La réunion était prévue samedi à 16h mais elle a été reportée à deux reprises et les sept partis se sont retrouvés vers 18h au cabinet de la vice-première ministre Joëlle Milquet. M. Di Rupo a mis sur la table une nouvelle proposition de solutions après les blocages survenus jeudi et vendredi. Celle-ci a évolué au fil de la soirée sans toutefois convaincre tous les participants, en particulier la N-VA. Le préformateur a finalement constaté l'impasse.

Vers 3h30, les journalistes présents ont pu voir sortir le président de la N-VA, Bart De Wever, suivi quelques instants plus tard de celui du CD&V, Wouter Beke. Les autres présidents ont quitté la réunion au compte-gouttes une dizaine de minutes après les deux premiers.

Par la voix de sa porte-parole, M. Di Rupo a fait savoir que les points de vue restaient inconciliables et qu'il n'entendait pas organiser une nouvelle réunion.

"Après de longues discussions, le préformateur a fait une nouvelle proposition. Il a constaté que les points de vue n'étaient pas conciliables. Aucune nouvelle réunion n'est programmée. A défaut de recevoir un signal de l'un ou l'autre parti qui permette de redonner l'espoir d'un consensus, le préformateur en tirera les conséquences", a déclaré la porte-parole.

Comme à l'accoutumée, la discrétion était de mise à l'issue de la réunion. A certaines sources, la N-VA était néanmoins visée et c'est d'elle que le signal évoqué semblait attendu.
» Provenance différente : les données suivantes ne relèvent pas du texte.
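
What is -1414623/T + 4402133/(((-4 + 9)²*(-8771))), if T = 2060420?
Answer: -1876086866837/90359719100 ≈ -20.762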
Selon certains négociateurs, M. De Wever aurait demandé une journée de réflexion.

A d'autres sources, l'analyse était différente. L'un des points de blocage serait toujours le refinancement de Bruxelles, que certains veulent ou sont prêts à accorder de façon structurelle à la Région sans attendre une révision de la loi de financement alors que pour d'autres, en particulier la N-VA, un refinancement structurel n'est concevable que par le biais d'une révision de la loi de financement.

Le "signal" attendu de la N-VA suscitait aussi un certain scepticisme et était considéré comme un jeu politique visant à renvoyer la balle dans le camp de la N-VA. Si un signal devait être donné, il l'aurait été au cours des presque dix heures de discussion de la nuit, faisait-on remarquer dans l'entourage de certains négociateurs, qui se montraient pessimistes.